Chip Minemyer: A time to embrace 'community'

May 26—We generally think of "community" as the place we live, that shared space where people have both geographic and cultural connectivity.

The city. The neighborhood.

The business district.

The campus.

Toby Lowe, a visiting professor in public management with the Centre for Public Impact, wrote recently that a community provides a "sense of identity and belonging" — a nearness that can be both physical and philosophical.

"Community" — from the Latin word "communitas," meaning common — gives us these concepts:

—Community service: Working for the benefit of others.

—Community center: A gathering place for people with similar goals and interests.

—Community chest: A collection of financial assets gathered for the purpose of elevating local people and projects.

—Community college: A learning institution affordable and accessible for much of the local population.

—Community development: The process of planning and building safer and more productive towns and regions — improving the quality of life.

Those are all very worthwhile notions that can elevate and unite a region.

But Lowe and others remind us that "community" means more than a place or even a group of individuals.

"The word 'community' has a strange power to it," Lowe wrote. "It conveys a sense of togetherness and positivity."

Togetherness and positivity sometimes seem to be in short supply, as factions work to divide us, amplifying our challenges and painting our differences as hurdles rather than building blocks.

But our community is a diverse mix of ethnicities, experiences, beliefs and ambitions that should work as a system to move us forward, not hold us back.

June is just one of 12 pages on the calendar, but the new month will provide numerous opportunities for us to embrace our many features and tighten the fabric of our "community" tapestry.

June 19 is "Juneteenth" — a national holiday established to remember and celebrate the abolishment of slavery in the United States.

Although President Abraham Lincoln's Emancipation Proclamation was signed in 1863, it wasn't until January 1865 that Congress had adopted the Thirteenth Amendment to the Constitution — making "neither slavery nor involuntary servitude" legal.

And it took until June 1865 for that new status to reach every corner of the nation. On June 19, 1865, Union troops arrived in Galveston Bay, Texas, announcing that "more than 250,000 enslaved black people in the state, were free by executive decree." That date became "Juneteenth" in Texas, and the tradition slowly spread across the country.

Johnstown will celebrate Juneteenth from June 12-19, including a day of music June 17 at Peoples Natural Gas Park and a week full of entertainment, food, activities and discussions centered on the issue of race relations at Central Park.

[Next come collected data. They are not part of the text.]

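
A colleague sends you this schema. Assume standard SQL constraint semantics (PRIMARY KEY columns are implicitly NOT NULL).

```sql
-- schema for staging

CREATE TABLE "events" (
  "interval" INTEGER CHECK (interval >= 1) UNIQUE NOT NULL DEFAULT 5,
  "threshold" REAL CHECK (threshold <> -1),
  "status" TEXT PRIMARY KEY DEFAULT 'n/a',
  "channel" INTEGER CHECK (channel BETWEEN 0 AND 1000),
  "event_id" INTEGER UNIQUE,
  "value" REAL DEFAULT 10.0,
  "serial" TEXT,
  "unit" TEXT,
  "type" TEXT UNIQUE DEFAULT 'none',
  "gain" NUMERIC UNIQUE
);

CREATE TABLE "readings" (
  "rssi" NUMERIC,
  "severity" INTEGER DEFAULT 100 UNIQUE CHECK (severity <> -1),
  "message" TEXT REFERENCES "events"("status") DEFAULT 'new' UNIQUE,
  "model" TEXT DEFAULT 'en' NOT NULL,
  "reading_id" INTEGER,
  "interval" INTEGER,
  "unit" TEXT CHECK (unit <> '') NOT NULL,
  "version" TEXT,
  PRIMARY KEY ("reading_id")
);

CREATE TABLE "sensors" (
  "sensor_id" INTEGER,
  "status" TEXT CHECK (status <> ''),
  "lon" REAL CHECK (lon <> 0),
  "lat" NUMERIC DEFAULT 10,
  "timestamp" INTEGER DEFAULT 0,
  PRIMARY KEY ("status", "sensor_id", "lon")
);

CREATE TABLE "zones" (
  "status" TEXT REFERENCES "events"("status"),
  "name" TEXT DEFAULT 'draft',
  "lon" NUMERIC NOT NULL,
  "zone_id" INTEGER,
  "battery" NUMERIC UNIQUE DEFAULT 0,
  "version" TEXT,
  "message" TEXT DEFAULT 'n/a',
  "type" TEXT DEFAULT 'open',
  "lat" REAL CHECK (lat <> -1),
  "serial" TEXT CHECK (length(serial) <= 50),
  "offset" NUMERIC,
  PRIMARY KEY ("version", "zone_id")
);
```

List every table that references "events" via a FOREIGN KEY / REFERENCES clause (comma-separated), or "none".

readings, zones

- readings.message references events(status).
- zones.status references events(status).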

The celebration is being organized by the Johnstown Chapter of the NAACP and Flood City Youth Fitness Academy.

The Laurel Highlands Pride Festival on June 3 will feature a parade at 11 a.m. in downtown Johnstown and then music and vendors until 8 p.m. in Central Park. The event is being organized by the Laurel Highlands GSA (Gay-Straight Alliance).

The group's mission is "to build and maintain a healthy LGBTQ+ community that promotes a positive image through visibility, education and community involvement."

In addition to supporting these important moments, we should also come together to fight the scourge of antisemitism, which has been on the rise across the nation and around the world.

The Anti-Defamation League said "the number of antisemitic incidents in the U.S. increased by more than 35% in the past year," according to an Associated Press report, while "antisemitic and white supremacist propaganda in the U.S. also hit new levels."

Hate and prejudice are the enemies of "community" — causing division and animosity that would tear us apart.

Anthropologists say the word "communitas" ultimately refers to "an experience of intense shared humanity that transcends social structure."

Let's find that place — that true "community" of unity — and move forward together.